Question

Let A and B be two distinct points on the parabola ${y^2} = 4x$ . If the axis of the parabola touches a circle of radius $2$ having AB as its diameter , then the slope of the line joining A and B can be
$\left( 1 \right) - \left( {\dfrac{1}{2}} \right)$
$\left( 2 \right)\dfrac{1}{2}$
$\left( 3 \right)1$
$\left( 4 \right)$ None of these

Answer 1

Hint: In order to solve this question, we must be familiar with parabola, an integral part of conic sections. A parabola is a curve where any point is at an equal distance from focus ( a fixed point ) and a fixed straight line which is called a directrix. The standard and simplest equation for a parabola is ${y^2} = 4ax$ , when the directrix is parallel to the y-axis. To represent a point on a parabola, parametric coordinates are used and are given by $\left( {a{t^2},2at} \right)$ where t is a parameter, these coordinates always satisfy the equation of the parabola.

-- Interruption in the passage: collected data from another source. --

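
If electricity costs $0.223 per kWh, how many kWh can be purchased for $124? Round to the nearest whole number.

$124 / $0.223 per kWh = 556.1 kWh

556 kWh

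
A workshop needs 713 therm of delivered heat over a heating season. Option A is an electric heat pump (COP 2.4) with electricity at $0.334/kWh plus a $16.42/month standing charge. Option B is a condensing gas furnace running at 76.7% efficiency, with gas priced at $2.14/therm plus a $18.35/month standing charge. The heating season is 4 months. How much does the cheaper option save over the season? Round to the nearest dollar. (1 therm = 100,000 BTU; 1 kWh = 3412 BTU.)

$911

Heat load = 713 therm × 100,000 = 71,300,000 BTU
Gas: input = 71,300,000 / 0.767 = 92,959,583 BTU = 929.6 therm → 929.6 × $2.14 = $1,989.34; + 4 × $18.35 standing = $2,062.74
Heat pump: 71,300,000 BTU / 3412 = 20,900 kWh heat; / 2.4 = 8,707 kWh in → × $0.334 = $2,908.14; + 4 × $16.42 standing = $2,973.82
Difference = |$2,062.74 − $2,973.82| = $911.09 ≈ $911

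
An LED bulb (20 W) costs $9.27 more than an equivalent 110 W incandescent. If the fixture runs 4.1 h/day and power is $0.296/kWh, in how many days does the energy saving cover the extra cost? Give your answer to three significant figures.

Power saved = 110 − 20 = 90 W
Daily energy saved = 90 W × 4.1 h = 369 Wh = 0.369 kWh
Daily savings = 0.369 × $0.296 = $0.1092
Payback = $9.27 / $0.1092 per day = 84.87 days

84.9 days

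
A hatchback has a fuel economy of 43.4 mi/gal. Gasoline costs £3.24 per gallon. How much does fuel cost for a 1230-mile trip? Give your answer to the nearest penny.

Fuel = 1230 mi / 43.4 mpg = 28.34 gal
Cost = 28.34 gal × £3.24/gal = £91.82

£91.82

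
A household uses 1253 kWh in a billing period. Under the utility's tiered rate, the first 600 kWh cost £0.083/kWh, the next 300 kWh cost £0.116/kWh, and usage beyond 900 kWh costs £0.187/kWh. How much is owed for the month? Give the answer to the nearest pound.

£151

First 600 kWh × £0.083 = £49.80
Next 300 kWh × £0.116 = £34.80
Remaining 353 kWh × £0.187 = £66.01
Total = £150.61 ≈ £151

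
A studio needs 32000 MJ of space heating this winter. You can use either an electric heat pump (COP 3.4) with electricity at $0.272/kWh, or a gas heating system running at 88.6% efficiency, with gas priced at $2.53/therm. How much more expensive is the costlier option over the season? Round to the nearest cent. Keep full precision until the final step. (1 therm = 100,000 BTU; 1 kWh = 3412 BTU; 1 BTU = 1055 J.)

$154.95

Heat load = 32000 MJ = 32,000,000,000 J / 1055 = 30,331,754 BTU
Gas: input = 30,331,754 / 0.886 = 34,234,485 BTU = 342.3 therm → 342.3 × $2.53 = $866.13
Heat pump: 30,331,754 BTU / 3412 = 8,890 kWh heat; / 3.4 = 2,615 kWh in → × $0.272 = $711.18
Difference = |$866.13 − $711.18| = $154.95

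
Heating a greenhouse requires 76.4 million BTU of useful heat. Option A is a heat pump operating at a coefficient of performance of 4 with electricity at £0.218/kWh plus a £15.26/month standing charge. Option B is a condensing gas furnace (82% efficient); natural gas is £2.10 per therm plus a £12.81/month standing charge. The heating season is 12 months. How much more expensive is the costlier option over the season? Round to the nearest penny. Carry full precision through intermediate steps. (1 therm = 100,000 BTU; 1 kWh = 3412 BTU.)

£706.85

Heat load = 76.4 × 10⁶ BTU = 76,400,000 BTU
Gas: input = 76,400,000 / 0.82 = 93,170,732 BTU = 931.7 therm → 931.7 × £2.10 = £1,956.59; + 12 × £12.81 standing = £2,110.31
Heat pump: 76,400,000 BTU / 3412 = 22,390 kWh heat; / 4 = 5,598 kWh in → × £0.218 = £1,220.34; + 12 × £15.26 standing = £1,403.46
Difference = |£2,110.31 − £1,403.46| = £706.85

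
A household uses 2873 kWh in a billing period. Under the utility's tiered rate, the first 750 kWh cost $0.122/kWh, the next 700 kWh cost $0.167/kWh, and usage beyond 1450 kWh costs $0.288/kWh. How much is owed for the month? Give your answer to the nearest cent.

First 750 kWh × $0.122 = $91.50
Next 700 kWh × $0.167 = $116.90
Remaining 1423 kWh × $0.288 = $409.82
Total = $618.22

$618.22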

Complete step by step answer:
The above question is represented diagrammatically in figure below.
Given: ${y^2} = 4x$
Compared with the standard equation for parabola i.e. ${y^2} = 4ax$ , we can say that the value of $a = 1$ .
The axis of the parabola touches a circle of radius $ = 2$ , the circle’s diameter is given as AB.
We can calculate any point on the parabola, using the parametric coordinates i.e. $\left( {a{t^2},2at} \right)$
The parametric co-ordinates of point A are given by ;
$ \Rightarrow \left( {{t_1}^2,2{t_1}} \right)$ $\left( {\because a = 1} \right)$
Similarly, the parametric co-ordinates of point B are given by ;
$ \Rightarrow \left( {{t_2}^2,2{t_2}} \right)$ $\left( {\because a = 1} \right)$
According to the given question, we have to calculate the slope of the line joining point A and point B ;
The mid-point of the line joining A and B can be calculated as ;

$\left[ {\because {\text{midpoint = }}\left( {\dfrac{{{x_1} + {x_2}}}{2},\dfrac{{{y_1} + {y_2}}}{2}} \right)} \right]$
Using the formula stated above, we get the midpoint as ;
$ \Rightarrow {\text{midpoint = }}\left( {\dfrac{{{t_1}^2 + {t_2}^2}}{2},\dfrac{{2\left( {{t_1} + {t_2}} \right)}}{2}} \right)$
On further simplification;
$ \Rightarrow {\text{midpoint = }}\left( {\dfrac{{{t_1}^2 + {t_2}^2}}{2},{\text{ }}{t_1} + {t_2}} \right){\text{ }}......\left( 1 \right)$
The axis of the parabola is x-axis and the circle touches the x-axis. Therefore, the distance of midpoint from the x axis $ = $ Radius of the circle .
We know that the radius of the circle is $r = 2$ ;
Therefore, comparing the two terms;
$ \Rightarrow {t_1} + {t_2} = 2{\text{ }}......\left( 2 \right)$
The slope of line segment joining AB is given by ;
$\left[ {\because {\text{Slope = }}\dfrac{{{y_2} - {y_1}}}{{{x_2} - {x_1}}}} \right]$
Using the above formula for point A and point B , we get;
$ \Rightarrow {\text{Slope}} = \dfrac{{2{t_2} - 2{t_1}}}{{{t_2}^2 - {t_1}^2}}$
By the algebraic identity;
${a^2} - {b^2} = \left( {a + b} \right)\left( {a - b} \right)$
$ \Rightarrow \dfrac{{2\left( {{t_2} - {t_1}} \right)}}{{\left( {{t_1} + {t_2}} \right)\left( {{t_2} - {t_1}} \right)}} = \dfrac{2}{{{t_1} + {t_2}}}$
From equation $\left( 2 \right)$ , we know that ${t_1} + {t_2} = 2{\text{ }}$ ;
$ \Rightarrow \dfrac{2}{{{t_1} + {t_2}}} = \dfrac{2}{2} = 1$

So, the correct answer is “Option 3”.

Note:
To solve such types of questions, the parametric coordinates of the parabola should be used. The parametric coordinates of a parabola are easier to deal with. If ${y^2} = 4ax$ is standard equation of parabola and P and Q are the end points of any focal chord then $P\left( {a{t_1}^2,2a{t_1}} \right){\text{ and Q}}\left( {a{t_2}^2,2a{t_2}} \right)$ represents the parametric coordinates. Firstly, draw the correct and proper diagram according to the given question then find the center of the circle. By using the coordinates of center, and the formula for slope of a line we will get the required solution.